Kevin Pendley, Chicago Mercantile Exchange bureau chief for Bridge News (formerly Knight Ridder) told the audience: "Once you find our what our product is all about, you are probably not going to send us save the whales press releases." He also asked the pros to "help us guard against fraud. Hoaxes are real. Just understand we are working together here."
A member of the audience asked, "Where do labor unions fit within what you do?"
The price of labor, like the price of hog bellies, is significant to the financial community. Janie Gabbett, the midwest news editor at Reuters America Inc. said that labor is "important in general" since "everytime there is a strike it is a market mover."
Winski criticized the United Auto Workers union for being too "button down" and said the union is thereby "giving up spin control" and "alienating people who have a receptive ear."
At lunch I sought out the guy with the question about labor unions. He was Mark Russo of Valerie Denny Communications, a Chicago PR firm. Its founder, a former steelworker, has been doing public interest public relations since working in the press office of the late Chicago Mayor Harold Washington.
Russo was attending the conference with fellow account representative Cheryl Bardoe. Russo and Bardoe worked at the 1996 Chicago Democratic Convention, flacking for, among other clients, the Chicago Coalition for the Homeless. As part of a campaign to get affordable housing built in the south Loop, Russo and Bardoe got national "air and ink" for the "Tree Man," a homeless man dressed up as a tree who followed Mayor Richard Daley around town during the convention asking "If I were a tree would you care about me?" (Tree planting is one of the mayor's civic passions.)

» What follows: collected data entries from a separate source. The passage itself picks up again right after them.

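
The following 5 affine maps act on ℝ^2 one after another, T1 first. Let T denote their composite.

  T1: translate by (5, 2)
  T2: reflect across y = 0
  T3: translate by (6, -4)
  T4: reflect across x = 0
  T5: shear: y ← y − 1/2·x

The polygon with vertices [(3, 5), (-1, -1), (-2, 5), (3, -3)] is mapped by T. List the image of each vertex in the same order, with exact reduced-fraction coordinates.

T1 translate by (5, 2): (3, 5) → (8, 7); (-1, -1) → (4, 1); (-2, 5) → (3, 7); (3, -3) → (8, -1)
T2 reflect across y = 0: (8, 7) → (8, -7); (4, 1) → (4, -1); (3, 7) → (3, -7); (8, -1) → (8, 1)
T3 translate by (6, -4): (8, -7) → (14, -11); (4, -1) → (10, -5); (3, -7) → (9, -11); (8, 1) → (14, -3)
T4 reflect across x = 0: (14, -11) → (-14, -11); (10, -5) → (-10, -5); (9, -11) → (-9, -11); (14, -3) → (-14, -3)
T5 shear: y ← y − 1/2·x: (-14, -11) → (-14, -4); (-10, -5) → (-10, 0); (-9, -11) → (-9, -13/2); (-14, -3) → (-14, 4)

image vertices: (-14, -4), (-10, 0), (-9, -13/2), (-14, 4)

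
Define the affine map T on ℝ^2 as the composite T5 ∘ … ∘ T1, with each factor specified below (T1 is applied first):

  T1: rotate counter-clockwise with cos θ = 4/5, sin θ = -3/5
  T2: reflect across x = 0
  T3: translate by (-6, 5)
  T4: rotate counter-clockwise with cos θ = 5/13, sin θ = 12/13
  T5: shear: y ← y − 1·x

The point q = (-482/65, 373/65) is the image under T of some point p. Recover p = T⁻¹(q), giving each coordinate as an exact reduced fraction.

T1 = [4/5 3/5 0; -3/5 4/5 0; 0 0 1]
T2·T1 = [-4/5 -3/5 0; -3/5 4/5 0; 0 0 1]
T3·…·T1 = [-4/5 -3/5 -6; -3/5 4/5 5; 0 0 1]
T4·…·T1 = [16/65 -63/65 -90/13; -63/65 -16/65 -47/13; 0 0 1]
T5·…·T1 = [16/65 -63/65 -90/13; -79/65 47/65 43/13; 0 0 1]
det M = -1; M⁻¹ = [-47/65 -63/65 -9/5; -79/65 -16/65 -38/5; 0 0 1]
M⁻¹ · (-482/65, 373/65)ᵀ = (-2, 0)ᵀ

p = (-2, 0)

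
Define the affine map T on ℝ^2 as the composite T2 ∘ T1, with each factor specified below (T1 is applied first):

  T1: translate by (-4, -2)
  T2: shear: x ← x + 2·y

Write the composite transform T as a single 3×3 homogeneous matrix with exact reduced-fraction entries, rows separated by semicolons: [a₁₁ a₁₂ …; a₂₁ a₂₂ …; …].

T = [1 2 -8; 0 1 -2; 0 0 1]

T1 = [1 0 -4; 0 1 -2; 0 0 1]
T2·T1 = [1 2 -8; 0 1 -2; 0 0 1]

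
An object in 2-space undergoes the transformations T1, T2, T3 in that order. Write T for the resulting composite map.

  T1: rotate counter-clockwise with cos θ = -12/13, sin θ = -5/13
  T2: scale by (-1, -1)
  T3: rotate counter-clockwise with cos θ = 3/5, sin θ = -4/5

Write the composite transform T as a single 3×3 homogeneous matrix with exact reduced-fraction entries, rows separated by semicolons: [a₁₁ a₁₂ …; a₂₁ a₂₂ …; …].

T = [56/65 33/65 0; -33/65 56/65 0; 0 0 1]

T1 = [-12/13 5/13 0; -5/13 -12/13 0; 0 0 1]
T2·T1 = [12/13 -5/13 0; 5/13 12/13 0; 0 0 1]
T3·…·T1 = [56/65 33/65 0; -33/65 56/65 0; 0 0 1]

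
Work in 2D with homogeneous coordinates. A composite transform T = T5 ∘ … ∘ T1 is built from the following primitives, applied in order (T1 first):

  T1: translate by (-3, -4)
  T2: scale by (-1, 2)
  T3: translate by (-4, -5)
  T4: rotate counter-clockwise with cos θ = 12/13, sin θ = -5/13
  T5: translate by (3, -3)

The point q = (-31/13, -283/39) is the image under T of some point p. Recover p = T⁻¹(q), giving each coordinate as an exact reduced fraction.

T1 = [1 0 -3; 0 1 -4; 0 0 1]
T2·T1 = [-1 0 3; 0 2 -8; 0 0 1]
T3·…·T1 = [-1 0 -1; 0 2 -13; 0 0 1]
T4·…·T1 = [-12/13 10/13 -77/13; 5/13 24/13 -151/13; 0 0 1]
T5·…·T1 = [-12/13 10/13 -38/13; 5/13 24/13 -190/13; 0 0 1]
det M = -2; M⁻¹ = [-12/13 5/13 38/13; 5/26 6/13 95/13; 0 0 1]
M⁻¹ · (-31/13, -283/39)ᵀ = (7/3, 7/2)ᵀ

p = (7/3, 7/2)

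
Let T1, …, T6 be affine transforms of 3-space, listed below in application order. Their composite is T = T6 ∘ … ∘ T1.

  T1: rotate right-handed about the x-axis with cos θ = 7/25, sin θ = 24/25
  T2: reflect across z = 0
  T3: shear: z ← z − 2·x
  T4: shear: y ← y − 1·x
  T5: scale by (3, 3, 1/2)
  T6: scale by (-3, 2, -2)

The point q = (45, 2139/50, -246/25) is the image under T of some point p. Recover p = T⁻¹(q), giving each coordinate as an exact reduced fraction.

p = (-5, 3/4, -2)

T1 = [1 0 0 0; 0 7/25 -24/25 0; 0 24/25 7/25 0; 0 0 0 1]
T2·T1 = [1 0 0 0; 0 7/25 -24/25 0; 0 -24/25 -7/25 0; 0 0 0 1]
T3·…·T1 = [1 0 0 0; 0 7/25 -24/25 0; -2 -24/25 -7/25 0; 0 0 0 1]
T4·…·T1 = [1 0 0 0; -1 7/25 -24/25 0; -2 -24/25 -7/25 0; 0 0 0 1]
T5·…·T1 = [3 0 0 0; -3 21/25 -72/25 0; -1 -12/25 -7/50 0; 0 0 0 1]
T6·…·T1 = [-9 0 0 0; -6 42/25 -144/25 0; 2 24/25 7/25 0; 0 0 0 1]
det M = -54; M⁻¹ = [-1/9 0 0 0; 41/225 7/150 24/25 0; 38/225 -4/25 7/25 0; 0 0 0 1]
M⁻¹ · (45, 2139/50, -246/25)ᵀ = (-5, 3/4, -2)ᵀ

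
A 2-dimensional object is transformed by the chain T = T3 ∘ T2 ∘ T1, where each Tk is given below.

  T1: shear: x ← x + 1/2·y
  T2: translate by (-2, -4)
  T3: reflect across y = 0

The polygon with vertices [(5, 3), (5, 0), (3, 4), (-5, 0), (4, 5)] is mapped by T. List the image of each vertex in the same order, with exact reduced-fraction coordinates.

image vertices: (9/2, 1), (3, 4), (3, 0), (-7, 4), (9/2, -1)

T1 shear: x ← x + 1/2·y: (5, 3) → (13/2, 3); (5, 0) → (5, 0); (3, 4) → (5, 4); (-5, 0) → (-5, 0); (4, 5) → (13/2, 5)
T2 translate by (-2, -4): (13/2, 3) → (9/2, -1); (5, 0) → (3, -4); (5, 4) → (3, 0); (-5, 0) → (-7, -4); (13/2, 5) → (9/2, 1)
T3 reflect across y = 0: (9/2, -1) → (9/2, 1); (3, -4) → (3, 4); (3, 0) → (3, 0); (-7, -4) → (-7, 4); (9/2, 1) → (9/2, -1)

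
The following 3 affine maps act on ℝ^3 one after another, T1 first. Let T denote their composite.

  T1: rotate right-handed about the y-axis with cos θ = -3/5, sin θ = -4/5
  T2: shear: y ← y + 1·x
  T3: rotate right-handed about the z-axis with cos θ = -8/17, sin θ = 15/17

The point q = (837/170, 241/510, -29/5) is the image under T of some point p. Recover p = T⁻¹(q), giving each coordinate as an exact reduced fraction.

p = (-7/2, -8/3, 5)

T1 = [-3/5 0 -4/5 0; 0 1 0 0; 4/5 0 -3/5 0; 0 0 0 1]
T2·T1 = [-3/5 0 -4/5 0; -3/5 1 -4/5 0; 4/5 0 -3/5 0; 0 0 0 1]
T3·…·T1 = [69/85 -15/17 92/85 0; -21/85 -8/17 -28/85 0; 4/5 0 -3/5 0; 0 0 0 1]
det M = 1; M⁻¹ = [24/85 -9/17 4/5 0; -7/17 -23/17 0 0; 32/85 -12/17 -3/5 0; 0 0 0 1]
M⁻¹ · (837/170, 241/510, -29/5)ᵀ = (-7/2, -8/3, 5)ᵀ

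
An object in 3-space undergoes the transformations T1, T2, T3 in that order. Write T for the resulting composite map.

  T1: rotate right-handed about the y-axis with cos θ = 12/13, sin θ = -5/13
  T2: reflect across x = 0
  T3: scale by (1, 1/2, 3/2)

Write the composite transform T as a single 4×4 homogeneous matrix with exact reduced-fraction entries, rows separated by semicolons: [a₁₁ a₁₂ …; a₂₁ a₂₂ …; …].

T = [-12/13 0 5/13 0; 0 1/2 0 0; 15/26 0 18/13 0; 0 0 0 1]

T1 = [12/13 0 -5/13 0; 0 1 0 0; 5/13 0 12/13 0; 0 0 0 1]
T2·T1 = [-12/13 0 5/13 0; 0 1 0 0; 5/13 0 12/13 0; 0 0 0 1]
T3·…·T1 = [-12/13 0 5/13 0; 0 1/2 0 0; 15/26 0 18/13 0; 0 0 0 1]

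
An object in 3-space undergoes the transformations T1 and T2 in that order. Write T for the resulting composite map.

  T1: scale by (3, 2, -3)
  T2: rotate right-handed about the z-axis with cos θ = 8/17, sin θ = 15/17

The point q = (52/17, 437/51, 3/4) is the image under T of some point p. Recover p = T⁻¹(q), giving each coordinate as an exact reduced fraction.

p = (3, 2/3, -1/4)

T1 = [3 0 0 0; 0 2 0 0; 0 0 -3 0; 0 0 0 1]
T2·T1 = [24/17 -30/17 0 0; 45/17 16/17 0 0; 0 0 -3 0; 0 0 0 1]
det M = -18; M⁻¹ = [8/51 5/17 0 0; -15/34 4/17 0 0; 0 0 -1/3 0; 0 0 0 1]
M⁻¹ · (52/17, 437/51, 3/4)ᵀ = (3, 2/3, -1/4)ᵀ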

"We are a little different from the other people at the conference because we aren't product oriented, our news is really issue oriented," said Bardoe. I asked her how her work differs from what somebody would do in public relations at Philip Morris. "I am not doing the same job as somebody at Philip Morris. I don't want to put anybody down, but I think that in the public relations industry it is important to believe in the stories you are pitching. I don't think that I would be able to work for Philip Morris. The people that I represent here are the people who are the least likely to get in the media."
Bardoe found the Infocom conference valuable. "The best thing that I got was meeting the reporters who might be interested in the stories we are working on and hearing more in-depth what they are interested in," said Bardoe. For example, she has been in touch with a reporter at the CBS bureau trying to influence the welfare debate by gettiing air time for a family on welfare.
But pros like Russo and Bardoe from firms like Valerie Denny were outnumbered 100 to one at this Infocom conference. The $400 price of admission undoubtedly keeps public interest advocates from sending a representative to the conference, if they even find out about it in the first place.